Он брал ее с великим желанием и радостью. Он наслаждался ее молодой душистой кожей, ее упругой грудью, ее порывистыми движениями, ее уютными бедрами и длинными ногами, которыми она обвивала его ноги. Его сводило с ума ее дыхание, которое вдруг прерывалось, когда она открывала глаза от какого-то внутреннего толчка. Глаза обескураженно блестели и смотрели мимо всего. Она жадно глотала воздух и опять, подневольно и страстно, жалась к нему, обнимала его, мягко вонзая свои ноготки в его тело. Ненасытная жажда плотской любви поглотила Алексея. Вика будоражила его запахом тела, движением колена, взглядом вприщур, шорохом на постели.

Скоро она снова танцевала перед Алексеем, выбежав из ванной. На этот раз — абсолютно нагая, еще более раскрепощенная и обворожительная. Капли воды блестели на ее теле, капли воды висели на ее волосах. Она шаловливо показывала Алексею язык, пожимала себе грудь, дразнила его, — бесстыжая, красивая и совершенно своя, доступная…

Второе танц-действие закончилось тем, что Алексей опять стащил ее со стола, нетерпеливо и алчно, и даже не понес на кровать — диван оказался ближе, с писком пружин и хрустом удовольствия принял слившиеся тела.

В дальнейшем Алексей брал свою танцовщицу везде, где ловил… На стуле, на столе, в кухне, в ванной под душем, на полу на ковре, в кладовке, куда Вика от него игриво пряталась. Вика сводила его с ума, и он не мог остановиться. Весь дом, вся его однокомнатная квартира, превратилась в полигон изматывающей неостановимой страсти.

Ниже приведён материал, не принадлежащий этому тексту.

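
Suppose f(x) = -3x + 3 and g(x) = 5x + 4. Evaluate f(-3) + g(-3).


1


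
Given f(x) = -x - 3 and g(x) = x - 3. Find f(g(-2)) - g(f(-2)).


f(g(-2)) = 2
g(f(-2)) = -4
Difference = 6

6


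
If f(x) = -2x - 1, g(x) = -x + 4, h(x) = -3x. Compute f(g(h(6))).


h(6) = -18
g(-18) = 22
f(22) = -45

-45


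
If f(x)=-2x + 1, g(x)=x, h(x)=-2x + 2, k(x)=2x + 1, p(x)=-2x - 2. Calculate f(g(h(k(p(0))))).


p(0) = -2
k(-2) = -3
h(-3) = 8
g(8) = 8
f(8) = -15

-15


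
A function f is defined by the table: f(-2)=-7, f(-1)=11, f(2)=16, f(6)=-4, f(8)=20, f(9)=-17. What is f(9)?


Reading from the table at x = 9

-17


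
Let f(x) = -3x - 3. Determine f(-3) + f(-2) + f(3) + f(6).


f(-3) = 6
f(-2) = 3
f(3) = -12
f(6) = -21
Sum = -24

-24


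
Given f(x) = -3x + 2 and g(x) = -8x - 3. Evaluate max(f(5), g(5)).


f(5) = -13
g(5) = -43
max = -13

-13


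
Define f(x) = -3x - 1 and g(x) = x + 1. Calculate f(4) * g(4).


f(4) = -13
g(4) = 5
Product = -65

-65


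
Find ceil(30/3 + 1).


11


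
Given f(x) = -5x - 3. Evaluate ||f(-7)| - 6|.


26


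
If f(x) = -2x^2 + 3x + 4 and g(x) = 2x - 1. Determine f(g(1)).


g(1) = 1
f(1) = (-2)*(1)^2 + 3*(1) + 4 = 5

5


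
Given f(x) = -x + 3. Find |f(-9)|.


f(-9) = 12
|12| = 12

12


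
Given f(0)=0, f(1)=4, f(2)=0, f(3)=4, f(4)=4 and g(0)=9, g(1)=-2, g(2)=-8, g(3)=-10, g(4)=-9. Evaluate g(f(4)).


-9


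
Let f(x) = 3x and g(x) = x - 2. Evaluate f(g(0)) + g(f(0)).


f(g(0)) = -6
g(f(0)) = -2
Sum = -8

-8


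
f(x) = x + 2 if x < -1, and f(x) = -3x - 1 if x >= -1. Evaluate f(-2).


-2 satisfies x < -1
f(-2) = 0

0


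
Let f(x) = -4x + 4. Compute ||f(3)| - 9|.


f(3) = -8
|-8| = 8
|8 - 9| = 1

1


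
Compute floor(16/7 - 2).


16/7 = 2.2857
2.2857 - 2 = 0.2857
floor(0.2857) = 0

0


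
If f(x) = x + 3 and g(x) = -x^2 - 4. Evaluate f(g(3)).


-10


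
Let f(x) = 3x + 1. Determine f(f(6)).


f(6) = 19
f(19) = 58

58


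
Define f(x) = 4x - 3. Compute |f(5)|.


f(5) = 17
|17| = 17

17


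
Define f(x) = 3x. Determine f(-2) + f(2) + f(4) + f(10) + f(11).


f(-2) = -6
f(2) = 6
f(4) = 12
f(10) = 30
f(11) = 33
Sum = 75

75


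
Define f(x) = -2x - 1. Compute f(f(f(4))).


f(4) = -9
f(-9) = 17
f(17) = -35

-35


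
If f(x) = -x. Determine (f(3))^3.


f(3) = -3
(-3)^3 = -27

-27


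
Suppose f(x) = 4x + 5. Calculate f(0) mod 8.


f(0) = 5
5 mod 8 = 5

5


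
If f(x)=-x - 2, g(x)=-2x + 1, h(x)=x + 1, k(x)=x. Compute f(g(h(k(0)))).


k(0) = 0
h(0) = 1
g(1) = -1
f(-1) = -1

-1


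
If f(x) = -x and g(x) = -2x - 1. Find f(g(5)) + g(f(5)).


20


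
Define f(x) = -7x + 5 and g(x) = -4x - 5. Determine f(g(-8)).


g(-8) = 27
f(27) = -184

-184


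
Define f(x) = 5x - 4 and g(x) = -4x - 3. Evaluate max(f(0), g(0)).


f(0) = -4
g(0) = -3
max = -3

-3


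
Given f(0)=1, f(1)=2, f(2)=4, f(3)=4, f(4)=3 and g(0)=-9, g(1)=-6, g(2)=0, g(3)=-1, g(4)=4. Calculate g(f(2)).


f(2) = 4
g(4) = 4

4


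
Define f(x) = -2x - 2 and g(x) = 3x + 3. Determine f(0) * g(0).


f(0) = -2
g(0) = 3
Product = -6

-6


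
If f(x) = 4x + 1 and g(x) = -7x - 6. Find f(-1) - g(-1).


f(-1) = -3
g(-1) = 1
Difference = -4

-4


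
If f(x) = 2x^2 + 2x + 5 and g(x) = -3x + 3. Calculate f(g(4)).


g(4) = -9
f(-9) = 2*(-9)^2 + 2*(-9) + 5 = 149

149


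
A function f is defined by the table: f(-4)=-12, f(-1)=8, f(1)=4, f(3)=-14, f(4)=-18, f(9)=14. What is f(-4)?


Reading from the table at x = -4

-12


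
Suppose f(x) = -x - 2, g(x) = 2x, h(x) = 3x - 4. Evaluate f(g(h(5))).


h(5) = 11
g(11) = 22
f(22) = -24

-24


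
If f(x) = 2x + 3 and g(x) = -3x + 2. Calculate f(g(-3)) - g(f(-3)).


f(g(-3)) = 25
g(f(-3)) = 11
Difference = 14

14


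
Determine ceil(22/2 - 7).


22/2 = 11
11 - 7 = 4
ceil(4) = 4

4


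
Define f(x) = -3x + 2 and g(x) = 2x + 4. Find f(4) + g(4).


f(4) = -10
g(4) = 12
Sum = 2

2


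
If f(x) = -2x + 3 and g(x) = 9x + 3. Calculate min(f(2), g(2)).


f(2) = -1
g(2) = 21
min = -1

-1


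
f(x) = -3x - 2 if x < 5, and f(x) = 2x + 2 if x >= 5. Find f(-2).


-2 satisfies x < 5
f(-2) = 4

4


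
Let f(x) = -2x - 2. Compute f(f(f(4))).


f(4) = -10
f(-10) = 18
f(18) = -38

-38


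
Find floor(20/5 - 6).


-2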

Время уже подкатывало к утру. Шторы раздернуты, окно нараспашку. Сквозь сизую наволочь прозрачных облаков брезжила луна, размытая тень от каштана падала на подоконник, кроткий бисерный блеск звезд угадывался сквозь листву. Алексей лежал на кровати, курил, смотрел в окно, побаиваясь оборачиваться к Вике. Он не мог уснуть, он не мог успокоиться. Она бесконечно возбуждала его. Затушив сигарету, он все же повернулся к ней.

Дневная жара не успевала выветриваться из города ночью. Утренняя прохлада была слишком тепла… Вика лежала нагая. Должно быть, она только что уснула. Волосы у Вики приглушенно серебрятся от лунного света, исцелованные губы припухли, живот гладкий, соски на груди отчетливо-крупные, не остывшие… Она опять манила Алексея внутренней тягой. Казалось, в нем уже не осталось никаких мужских сил, но вот Вика вздохнула, согнула ногу в колене, пошевелила рукой, качнулся сосок на груди. В Алексее опять пробуждался вулкан. Он опять искал губами ее губы, ловил дыхание, разворачивал ее к себе, уставшую и податливую:

— Лешенька, может быть, потом? Мне уже больно. Я не могу…

В ее голосе звучал шаманский призыв сладострастия.

— Милая моя, я тоже не могу держать себя. Я осторожно… Я очень осторожно.

От ее сопротивления-непротивления он заводился еще сильнее, до полной немощи, полного истощения. В конце концов, чтобы уснуть, забыться и не умереть от сексуального переизбытка, Алексей пришел на кухню, налил почти полный стакан коньяку и выпил залпом. И отрубился — уснул мертвецким сном.

Перед тем как пьянеющую голову наполнил густой туман сна, он подумал: «Я очень счастливый человек. Я снова люблю женщину».

Лодку закручивало в водовороте.

XIII

В пору горбачевского безвременья Павел Ворончихин часто слышал от собратьев военных устрашающе мстительный возглас:

— Поднять бы Сталина! Он бы в неделю порядок навел!

Павел Ворончихин не оспаривал такие заявления — горько усмехался.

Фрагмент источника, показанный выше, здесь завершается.